Published: Sunday, Jul. 1, 2012 - 12:00 am | Page 2E
Last Modified: Thursday, Apr. 18, 2013 - 7:45 pm

Dustin Smith, acting president of the Sacramento Police Officers Association, is responding to Marcos Breton's June 24 column "Feud with mayor has heavy cost." Breton wrote that the reaction to the City Council's vote to approve a costly charter review commission was that "the cops walked away from the bargaining table" in pension reform talks. "If the cops contributed 9 percent of their pay into their own pensions, 16 cop jobs could be saved," Breton said.

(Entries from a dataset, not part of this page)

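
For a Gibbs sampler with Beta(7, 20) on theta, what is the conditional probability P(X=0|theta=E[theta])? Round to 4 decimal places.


E[theta] = 7/(7+20) = 0.2593
P(X=0|theta) = 1 - theta = 0.7407

0.7407


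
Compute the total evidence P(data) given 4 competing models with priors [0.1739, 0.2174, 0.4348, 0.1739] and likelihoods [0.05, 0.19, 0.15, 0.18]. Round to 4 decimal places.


Marginal likelihood = sum P(model_i) * P(data|model_i)
Model 1: 0.1739 * 0.05 = 0.0087
Model 2: 0.2174 * 0.19 = 0.0413
Model 3: 0.4348 * 0.15 = 0.0652
Model 4: 0.1739 * 0.18 = 0.0313
Total = 0.1465

0.1465


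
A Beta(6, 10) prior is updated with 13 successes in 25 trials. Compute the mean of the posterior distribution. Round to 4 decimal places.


After update: Beta(19, 22)
Mean = 19 / (19 + 22) = 19 / 41
= 0.4634

0.4634


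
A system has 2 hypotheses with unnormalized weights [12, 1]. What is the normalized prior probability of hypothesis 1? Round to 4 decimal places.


The normalized prior is the weight divided by the total.
Total weight = 13
P(H1) = 12 / 13 = 0.9231

0.9231


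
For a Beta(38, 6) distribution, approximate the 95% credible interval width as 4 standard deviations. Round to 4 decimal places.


Variance of Beta(a,b) = ab / ((a+b)^2 * (a+b+1))
= 38*6 / ((44)^2 * 45)
= 0.0026
SD = sqrt(0.0026) = 0.0512
Width = 4 * SD = 0.2046

0.2046


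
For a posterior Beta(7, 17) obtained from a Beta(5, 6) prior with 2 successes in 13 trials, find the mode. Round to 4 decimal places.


Mode = (alpha - 1) / (alpha + beta - 2)
= 6 / 22
= 0.2727

0.2727


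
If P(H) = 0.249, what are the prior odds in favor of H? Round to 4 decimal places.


Prior odds = P(H) / (1 - P(H))
= 0.249 / 0.751
= 0.3316

0.3316


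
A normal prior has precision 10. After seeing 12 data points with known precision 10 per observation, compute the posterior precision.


In the conjugate normal model, precisions add:
tau_posterior = tau_prior + n * tau_data
= 10 + 12*10 = 130

130


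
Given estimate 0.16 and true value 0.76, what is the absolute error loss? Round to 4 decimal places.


Absolute error = |estimate - true|
= |-0.6| = 0.6

0.6


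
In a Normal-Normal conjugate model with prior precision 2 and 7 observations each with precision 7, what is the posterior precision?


Posterior precision = prior precision + n * observation precision
= 2 + 7 * 7
= 2 + 49 = 51

51


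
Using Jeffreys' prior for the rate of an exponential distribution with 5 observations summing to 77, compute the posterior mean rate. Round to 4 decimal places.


Jeffreys' prior leads to posterior Gamma(5, 77).
Mean = 5/77 = 0.0649

0.0649


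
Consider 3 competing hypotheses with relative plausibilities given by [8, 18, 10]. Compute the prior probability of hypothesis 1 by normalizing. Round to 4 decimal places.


Sum of weights = 8 + 18 + 10 = 36
Normalized prior for H1 = 8 / 36
= 0.2222

0.2222


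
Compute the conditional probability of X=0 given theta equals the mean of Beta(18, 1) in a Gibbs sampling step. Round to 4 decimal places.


Mean of Beta(18, 1) = 0.9474
P(X=0 | theta=0.9474) = 0.0526

0.0526


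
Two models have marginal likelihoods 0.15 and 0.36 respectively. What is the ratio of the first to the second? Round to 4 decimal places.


Evidence ratio = 0.15 / 0.36
= 0.4167

0.4167


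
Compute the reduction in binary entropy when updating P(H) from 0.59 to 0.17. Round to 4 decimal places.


H_before = -p*log2(p) - (1-p)*log2(1-p) for p=0.59: 0.9765
H_after for p=0.17: 0.6577
Reduction = 0.9765 - 0.6577 = 0.3188

0.3188


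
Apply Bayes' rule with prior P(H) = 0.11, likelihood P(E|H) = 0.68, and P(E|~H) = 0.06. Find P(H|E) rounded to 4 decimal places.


Step 1: Compute marginal P(E) = P(E|H)P(H) + P(E|~H)P(~H)
= 0.68*0.11 + 0.06*0.89 = 0.1282
Step 2: P(H|E) = P(E|H)P(H)/P(E) = 0.0748/0.1282
= 0.5835

0.5835


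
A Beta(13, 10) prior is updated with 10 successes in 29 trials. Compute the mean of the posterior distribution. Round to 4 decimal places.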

I am once again disheartened that Bee columnist Marcos Breton has chosen to misrepresent what the issues really are between the police union and the city. Many of Breton's columns portray my members as greedy and self-serving when in truth, Sacramento police officers and the SPOA want desperately to avoid layoffs and restore services to our community – a community we have sworn to protect with our lives. To really understand the problem, we need more context than Breton provides.

I'll go on record stating that we are not immune from pension reform. SPOA presented a well-thought out three-year plan to the city that saved all of the jobs on the chopping block, restored services to the community and had the cops paying their 9 percent PERS contribution within 12 months. We hired a CPA to help create a plan that meets the city's goals of "ongoing structural change" and the union's goals of minimal impact to membership. It was rejected; not because the plan didn't work, but because as it was explained to us by City Manager John Shirey, "the other unions would be upset." And somehow, when we are talking about the public's safety, this politically motivated explanation is supposed to seem reasonable.

To complicate matters, last Tuesday while my team was working collaboratively to find solutions with the city manager, Councilman Kevin McCarty was five floors below launching a torpedo at our progress in a plot of political payback against the mayor.

This ill-timed, ego-driven revenge in the form of a costly and unnecessary charter review commission has now derailed talks between the union and the city. It is not the responsibility of police union members to fund such reckless spending. Breton and I agree on one thing: the blame rests solely with McCarty's lack of leadership and the five council members who followed him on impulse instead of using common sense.

Moving forward, there are still solutions that work for all the stakeholders. The community, the city and the cops still have an opportunity for a win-win outcome. The city overplayed its hand and has shown there is in fact money when they said there wasn't, and now everyone is watching to see what happens next. Perhaps, with time quickly running out, we should be asking how large a concession it would take to save the 16 police officers slated for layoffs this year and talk about full pension reform next year when the contract expires. If the council truly wants to avoid layoffs, there are still ways to succeed.